The event is open to students of all majors and will be held from 9 a.m. to 4 p.m. on the front lawn of the Founders Hall building.

ACS Adviser Dr. Jennifer Kelley, a chemistry professor, and ACS President Yana Sivolobova have been involved with the planning and production of the event.

National Chemistry Week has been observed by the ACS since 1986. Each year the organization celebrates a different development in the field of chemistry.  This year the ACS has chosen to highlight the progress and developments in nanotechnology, the engineering and use of materials at the atomic and molecular levels.

Sivolobova, a senior majoring in chemistry, explained what type of activities students will participate in and what lessons they will learn by doing them.

“[ACS] is preparing interactive activities for all students which will demonstrate some of the fundamental principles of nanotechnology,” Sivolobova said.  “Students will have an opportunity to perform simple, amusing experiments and learn how what they have observed applies to health, environment, energy and materials.”

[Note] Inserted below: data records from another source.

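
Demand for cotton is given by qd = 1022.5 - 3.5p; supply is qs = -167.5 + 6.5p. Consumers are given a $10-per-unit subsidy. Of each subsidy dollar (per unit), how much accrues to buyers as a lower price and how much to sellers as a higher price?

Buyers gain $6.5 per unit; sellers gain $3.5 per unit

Pre-subsidy: 1022.5 - 3.5p = -167.5 + 6.5p gives p* = 119, q* = 606.
With the rebate, buyers effectively pay pb = ps − 10, where ps is the price sellers receive.
Demand in terms of ps becomes qd = 1022.5 − 3.5(ps − 10) = 1057.5 - 3.5ps. Setting this equal to supply: 1057.5 - 3.5ps = -167.5 + 6.5ps, so ps = 122.5.
Buyers pay pb = 122.5 − 10 = 112.5; q' = -167.5 + 6.5·122.5 = 628.75.
Buyers' price falls by p* − pb = 119 − 112.5 = 6.5; sellers' price rises by ps − p* = 122.5 − 119 = 3.5.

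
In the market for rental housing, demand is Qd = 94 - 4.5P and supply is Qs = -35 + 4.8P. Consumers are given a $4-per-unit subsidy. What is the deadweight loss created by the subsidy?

Deadweight loss = 576/31

Pre-subsidy: 94 - 4.5P = -35 + 4.8P gives P* = 430/31, Q* = 979/31.
With the rebate, buyers effectively pay Pb = Ps − 4, where Ps is the price sellers receive.
Demand in terms of Ps becomes Qd = 94 − 4.5(Ps − 4) = 112 - 4.5Ps. Setting this equal to supply: 112 - 4.5Ps = -35 + 4.8Ps, so Ps = 490/31.
Buyers pay Pb = 490/31 − 4 = 366/31; Q' = -35 + 4.8·(490/31) = 1267/31.
The subsidy expands output by 1267/31 − 979/31 = 288/31 past the efficient level; on those units the gap between marginal cost and willingness to pay runs from 0 up to 4.
DWL = ½ × 4 × 288/31 = 576/31.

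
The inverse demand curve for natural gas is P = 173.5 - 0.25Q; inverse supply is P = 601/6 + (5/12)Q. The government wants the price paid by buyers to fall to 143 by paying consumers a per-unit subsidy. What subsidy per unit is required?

Required subsidy s = 8 per unit

At a buyer price of 143, quantity demanded is 694 − 4·143 = 122.
Sellers supply 122 only when they receive Ps = 601/6 + (5/12)·122 = 151.
s = Ps − Pb = 151 − 143 = 8.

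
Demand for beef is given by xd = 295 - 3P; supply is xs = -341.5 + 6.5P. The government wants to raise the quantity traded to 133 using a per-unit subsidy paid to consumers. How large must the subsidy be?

Required subsidy s = 19 per unit

At x = 133, invert demand for the buyer price: Pb = (295 − 133)/3 = 54; invert supply for the seller price: Ps = (133 − (-341.5))/6.5 = 73.
The subsidy must fill the gap: s = Ps − Pb = 73 − 54 = 19.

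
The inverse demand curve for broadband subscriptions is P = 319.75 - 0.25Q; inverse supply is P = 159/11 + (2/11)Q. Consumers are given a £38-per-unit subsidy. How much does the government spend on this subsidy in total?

Government cost = £30210

Pre-subsidy: 319.75 - 0.25Q = 159/11 + (2/11)Q gives Q* = 707 and P* = 143.
With the rebate, buyers effectively pay Pb = Ps − 38, where Ps is the price sellers receive.
On the curves, Pb = 319.75 - 0.25Q and Ps = 159/11 + (2/11)Q; the wedge Ps − Pb = 38 gives 159/11 + (2/11)Q − (319.75 - 0.25Q) = 38, so Q' = 795.
Then Pb = 319.75 − 0.25·795 = 121 and Ps = 159/11 + (2/11)·795 = 159.
Government outlay = subsidy × quantity = 38 × 795 = 30210.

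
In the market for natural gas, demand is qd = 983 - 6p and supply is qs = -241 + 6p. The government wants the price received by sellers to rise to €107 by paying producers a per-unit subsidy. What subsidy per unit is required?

At a seller price of 107, quantity supplied is -241 + 6·107 = 401.
Buyers absorb 401 only when they pay pb with 983 − 6·pb = 401, i.e. pb = 97.
s = ps − pb = 107 − 97 = 10.

Required subsidy s = €10 per unit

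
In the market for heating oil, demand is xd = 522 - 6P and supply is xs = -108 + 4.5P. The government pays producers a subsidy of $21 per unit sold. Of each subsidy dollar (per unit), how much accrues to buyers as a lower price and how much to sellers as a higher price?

Buyers gain $9 per unit; sellers gain $12 per unit

Pre-subsidy: 522 - 6P = -108 + 4.5P gives P* = 60, x* = 162.
With the subsidy, sellers receive Ps = Pb + 21 for each unit, where Pb is the price buyers pay.
Supply in terms of Pb becomes xs = -108 + 4.5(Pb + 21) = -13.5 + 4.5Pb. Setting this equal to demand: 522 - 6Pb = -13.5 + 4.5Pb, so Pb = 51.
Sellers receive Ps = 51 + 21 = 72; x' = 522 − 6·51 = 216.
Buyers' price falls by P* − Pb = 60 − 51 = 9; sellers' price rises by Ps − P* = 72 − 60 = 12.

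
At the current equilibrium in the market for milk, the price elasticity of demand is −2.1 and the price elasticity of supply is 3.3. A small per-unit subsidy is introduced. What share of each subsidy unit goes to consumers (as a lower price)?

For a small subsidy around the equilibrium, the benefit split depends on the relative slopes, which at a point are proportional to the elasticities.
Buyer share = εs/(εs + |εd|) = 3.3/(3.3 + 2.1) = 11/18; seller share = |εd|/(εs + |εd|) = 7/18.

Consumer share = 11/18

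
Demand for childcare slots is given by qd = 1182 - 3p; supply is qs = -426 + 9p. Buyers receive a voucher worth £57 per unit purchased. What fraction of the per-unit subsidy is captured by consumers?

Consumer share = 0.75

Pre-subsidy: 1182 - 3p = -426 + 9p gives p* = 134, q* = 780.
With the rebate, buyers effectively pay pb = ps − 57, where ps is the price sellers receive.
Demand in terms of ps becomes qd = 1182 − 3(ps − 57) = 1353 - 3ps. Setting this equal to supply: 1353 - 3ps = -426 + 9ps, so ps = 148.25.
Buyers pay pb = 148.25 − 57 = 91.25; q' = -426 + 9·148.25 = 908.25.
Buyers' price falls by p* − pb = 134 − 91.25 = 42.75; sellers' price rises by ps − p* = 148.25 − 134 = 14.25.
So consumers capture 42.75/57 = 0.75 of each unit of subsidy.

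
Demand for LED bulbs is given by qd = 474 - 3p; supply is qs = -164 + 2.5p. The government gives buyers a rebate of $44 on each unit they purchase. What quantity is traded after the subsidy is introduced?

Pre-subsidy: 474 - 3p = -164 + 2.5p gives p* = 116, q* = 126.
With the rebate, buyers effectively pay pb = ps − 44, where ps is the price sellers receive.
Demand in terms of ps becomes qd = 474 − 3(ps − 44) = 606 - 3ps. Setting this equal to supply: 606 - 3ps = -164 + 2.5ps, so ps = 140.
Buyers pay pb = 140 − 44 = 96; q' = -164 + 2.5·140 = 186.

q' = 186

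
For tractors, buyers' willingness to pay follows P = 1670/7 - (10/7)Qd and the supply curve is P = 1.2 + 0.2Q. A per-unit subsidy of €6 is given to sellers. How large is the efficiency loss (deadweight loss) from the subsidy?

Deadweight loss = 210/19

Pre-subsidy: 1670/7 - (10/7)Q = 1.2 + 0.2Q gives Q* = 8308/57 and P* = 1730/57.
With the subsidy, sellers receive Ps = Pb + 6 for each unit, where Pb is the price buyers pay.
On the curves, Pb = 1670/7 - (10/7)Q and Ps = 1.2 + 0.2Q; the wedge Ps − Pb = 6 gives 1.2 + 0.2Q − (1670/7 - (10/7)Q) = 6, so Q' = 8518/57.
Then Pb = 1670/7 − (10/7)·(8518/57) = 1430/57 and Ps = 1.2 + 0.2·(8518/57) = 1772/57.
The subsidy expands output by 8518/57 − 8308/57 = 70/19 past the efficient level; on those units the gap between marginal cost and willingness to pay runs from 0 up to 6.
DWL = ½ × 6 × 70/19 = 210/19.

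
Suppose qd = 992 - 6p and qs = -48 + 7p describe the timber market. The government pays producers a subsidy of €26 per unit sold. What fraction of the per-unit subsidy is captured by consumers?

Pre-subsidy: 992 - 6p = -48 + 7p gives p* = 80, q* = 512.
With the subsidy, sellers receive ps = pb + 26 for each unit, where pb is the price buyers pay.
Supply in terms of pb becomes qs = -48 + 7(pb + 26) = 134 + 7pb. Setting this equal to demand: 992 - 6pb = 134 + 7pb, so pb = 66.
Sellers receive ps = 66 + 26 = 92; q' = 992 − 6·66 = 596.
Buyers' price falls by p* − pb = 80 − 66 = 14; sellers' price rises by ps − p* = 92 − 80 = 12.
So consumers capture 14/26 = 7/13 of each unit of subsidy.

Consumer share = 7/13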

Students will experiment with common nanotechnology products, such as sunscreen and hydrogel.  However, they will also work with less common materials, like Space Sand and ferrofluid, which were developed by NASA to replicate and contend with conditions in space.

The sunscreen activity will test the effects of prolonged sun exposure and illustrate how the chemicals in sunscreen prevent sunburn and skin cancer.

While experimenting with hydrogel, a chemical capable of attracting and absorbing large amounts of water, students will learn how it is used in products, such as contact lenses and diapers.

Lastly, students will observe how water interacts with Space Sand and ferrofluids.  Space Sand is similar to the type of soil found on Mars, and it is incapable of getting wet because it does not absorb water. A ferrofluid is a magnetic fluid that can control the flow of water and other liquids in space.

Sivolobova explained that the mission of ACS is to raise awareness about the importance of chemistry and the role that it plays in daily life.

“Our goal is to promote the value of chemistry in everyday life by demonstrating how new developments shape our modern society,” Sivolobova said.